Standard evaluation AI: In time, evaluation LLM on tasks, requiring reasoning, one from tasks often include reasoning more than basic QA, and can include solution problems, requiring mathematical computations, scientific and reasoning, and also interpretation and facts or We we evaluate Claude 3.5 Sonnet by tests on reasoning, including GPQA, DROP, MMLU, BBH, MATH, GSM8K, SAT, LSAT and Big-Bench Hard. These tests by format, complexity and domain field. In each case we we use evaluation, in which representation instructions and assignments Claude 3.5 Sonnet and other models in one and that indeed format. During all evaluationmodel were on use mode temperature=0 (without ).

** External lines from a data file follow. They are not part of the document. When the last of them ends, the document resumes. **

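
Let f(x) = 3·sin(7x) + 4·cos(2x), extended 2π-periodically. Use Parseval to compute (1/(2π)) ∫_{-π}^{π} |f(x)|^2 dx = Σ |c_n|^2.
Σ |c_n|^2 = 25/2

Expand |f|^2 and use orthogonality of {sin(nx), cos(mx)} on [-π, π]:
  ∫_{-π}^{π} sin(nx)^2 dx = π, ∫ cos(mx)^2 dx = π, and cross terms integrate to 0.
So ∫_{-π}^{π} f(x)^2 dx = 3^2 · π + 4^2 · π = (9 + 16)π.
Divide by 2π: (9 + 16)/2 = 25/2.
By Parseval, this equals Σ |c_n|^2.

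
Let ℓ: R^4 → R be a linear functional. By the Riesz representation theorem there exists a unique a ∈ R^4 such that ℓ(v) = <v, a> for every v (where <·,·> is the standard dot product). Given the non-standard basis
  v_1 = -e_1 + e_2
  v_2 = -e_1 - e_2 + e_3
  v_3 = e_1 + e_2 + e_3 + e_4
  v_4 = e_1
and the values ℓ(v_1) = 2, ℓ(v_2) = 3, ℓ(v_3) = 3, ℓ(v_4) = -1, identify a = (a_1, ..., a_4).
a = (-1, 1, 3, 0)

Write a = (a_1, ..., a_4) in the standard basis. For each basis vector v_i, ℓ(v_i) = <v_i, a> is a linear equation in the a_j's. Collect the n equations into a matrix system V a = ℓ, where row i of V is v_i (expressed in the standard basis). Since V is invertible (lower-triangular with 1s on the diagonal, up to permutation), solve by back-substitution:
  V =
[[-1, 1, 0, 0],
 [-1, -1, 1, 0],
 [1, 1, 1, 1],
 [1, 0, 0, 0]]
  V a = (2, 3, 3, -1)
Solving gives a = (-1, 1, 3, 0).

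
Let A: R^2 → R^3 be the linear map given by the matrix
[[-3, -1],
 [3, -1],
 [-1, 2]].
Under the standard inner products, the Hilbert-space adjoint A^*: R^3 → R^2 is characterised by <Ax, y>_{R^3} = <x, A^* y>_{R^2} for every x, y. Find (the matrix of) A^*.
A^* = A^T =
[[-3, 3, -1],
 [-1, -1, 2]]

For real matrices with standard dot products, the defining identity <Ax, y> = <x, A^* y> gives (Ax)^T y = x^T (A^*) y, i.e. x^T A^T y = x^T (A^*) y. Since this holds for all x, y, we must have A^* = A^T. Therefore
A^* =
[[-3, 3, -1],
 [-1, -1, 2]].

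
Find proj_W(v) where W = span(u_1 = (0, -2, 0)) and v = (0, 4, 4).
proj_W(v) = (0, 4, 0)

Set up U = [u_1 | ... | u_1] ∈ R^(3×1). The projector onto W = col(U) is P = U (U^T U)^(-1) U^T.
Compute U^T U =
  [4],
and U^T v = (-8).
Solve U^T U · c = U^T v for the coefficients: c = (-2). The projection is proj_W(v) = U c.
Check: (v - proj_W(v)) · u_1 = 0  (should be 0).
Result: proj_W(v) = (0, 4, 0).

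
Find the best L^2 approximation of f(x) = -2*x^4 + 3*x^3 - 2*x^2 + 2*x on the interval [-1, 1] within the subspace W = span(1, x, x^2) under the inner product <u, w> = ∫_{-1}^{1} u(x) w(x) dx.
g(x) = -26*x^2/7 + 19*x/5 + 6/35

The best approximation g ∈ W is the orthogonal projection of f onto W. Writing g = a_0 + a_1 x + a_2 x^2, the coefficients solve the normal equations G · a = b where
  G_{ij} = <φ_i, φ_j> and b_i = <f, φ_i>, with φ_0 = 1, φ_1 = x, φ_2 = x^2.
G =
  [2, 0, 2/3]
  [0, 2/3, 0]
  [2/3, 0, 2/5],
b = (-32/15, 38/15, -48/35).
Solving gives a_0 = 6/35, a_1 = 19/5, a_2 = -26/7, so
  g(x) = -26*x^2/7 + 19*x/5 + 6/35.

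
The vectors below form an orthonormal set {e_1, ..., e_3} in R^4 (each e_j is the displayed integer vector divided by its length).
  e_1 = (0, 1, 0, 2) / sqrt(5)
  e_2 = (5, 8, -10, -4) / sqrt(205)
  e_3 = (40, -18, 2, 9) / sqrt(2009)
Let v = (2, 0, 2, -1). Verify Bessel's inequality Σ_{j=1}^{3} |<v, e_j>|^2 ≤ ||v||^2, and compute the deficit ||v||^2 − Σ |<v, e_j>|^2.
Σ |<v, e_j>|^2 = 185/49; ||v||^2 = 9; deficit = 256/49

Write each e_j = u_j / sqrt(<u_j, u_j>) where u_j is the displayed integer vector. Then <v, e_j> = <v, u_j> / sqrt(<u_j, u_j>), so |<v, e_j>|^2 = <v, u_j>^2 / <u_j, u_j>.
Coefficients: <v, e_1> = -2/sqrt(5), <v, e_2> = -6/sqrt(205), <v, e_3> = 75/sqrt(2009).
Square and sum: Σ |<v, e_j>|^2 = 185/49.
Compute ||v||^2 = v·v = 9.
Deficit = 9 − 185/49 = 256/49 ≥ 0, confirming Bessel's inequality. (The deficit equals ||v − Σ <v,e_j> e_j||^2, the squared distance from v to span{e_j}.)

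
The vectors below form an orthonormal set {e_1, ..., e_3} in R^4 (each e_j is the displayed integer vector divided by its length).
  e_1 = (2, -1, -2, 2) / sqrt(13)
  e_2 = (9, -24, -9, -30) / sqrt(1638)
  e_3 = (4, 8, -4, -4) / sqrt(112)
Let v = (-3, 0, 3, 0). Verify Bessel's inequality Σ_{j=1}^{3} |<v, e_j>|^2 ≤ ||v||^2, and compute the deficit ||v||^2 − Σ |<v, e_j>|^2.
Σ |<v, e_j>|^2 = 18; ||v||^2 = 18; deficit = 0

Write each e_j = u_j / sqrt(<u_j, u_j>) where u_j is the displayed integer vector. Then <v, e_j> = <v, u_j> / sqrt(<u_j, u_j>), so |<v, e_j>|^2 = <v, u_j>^2 / <u_j, u_j>.
Coefficients: <v, e_1> = -12/sqrt(13), <v, e_2> = -54/sqrt(1638), <v, e_3> = -24/sqrt(112).
Square and sum: Σ |<v, e_j>|^2 = 18.
Compute ||v||^2 = v·v = 18.
Deficit = 18 − 18 = 0 ≥ 0, confirming Bessel's inequality. (The deficit equals ||v − Σ <v,e_j> e_j||^2, the squared distance from v to span{e_j}.)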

We not used prompts, several examples, not used methods CoT or thinking, and not several attempts • Self-reported

81.9%

PhiBench

2.21 AI: *I that this simply number/In text no information for translation* • Self-reported

74.2%

License & Metadata

License

mit

Announcement Date

April 30, 2025

Last Updated

July 19, 2025

Articles about Phi 4 Reasoning Plus

Microsoft Just Built Its Own AI Models — With Teams of 10 People

Mustafa Suleyman's superintelligence team ships MAI-Transcribe-1, MAI-Voice-1, and MAI-Image-2 — state-of-the-art models built by tiny teams that beat OpenAI Whisper and undercut every hyperscaler on price.

April 3, 2026

9 min

Similar Models

All Models

Phi 4 Reasoning

Microsoft

14.0B

Best score:0.9 (HumanEval)

Released:Apr 2025

Phi 4

Microsoft

14.7B

Best score:0.8 (MMLU)

Released:Dec 2024

Price:$0.07/1M tokens

Phi-3.5-MoE-instruct

Microsoft

60.0B

Best score:0.9 (ARC)

Released:Aug 2024

LongCat-Flash-Lite

Meituan

68.5B

Best score:0.9 (MMLU)

Released:Feb 2026

GLM-4.7-Flash

Zhipu AI

30.0B

Best score:0.8 (TAU)

Released:Jan 2026

Price:$0.07/1M tokens

ERNIE 4.5

Baidu

21.0B

Best score:0.7 (GPQA)

Released:Jun 2025

Llama 3.3 70B Instruct

Qwen2.5 32B Instruct

Alibaba

32.5B

Best score:0.9 (HumanEval)

Released:Sep 2024

Recommendations are based on similarity of characteristics: developer organization, multimodality, parameter size, and benchmark performance. Choose a model to compare or go to the full catalog to browse all available AI models.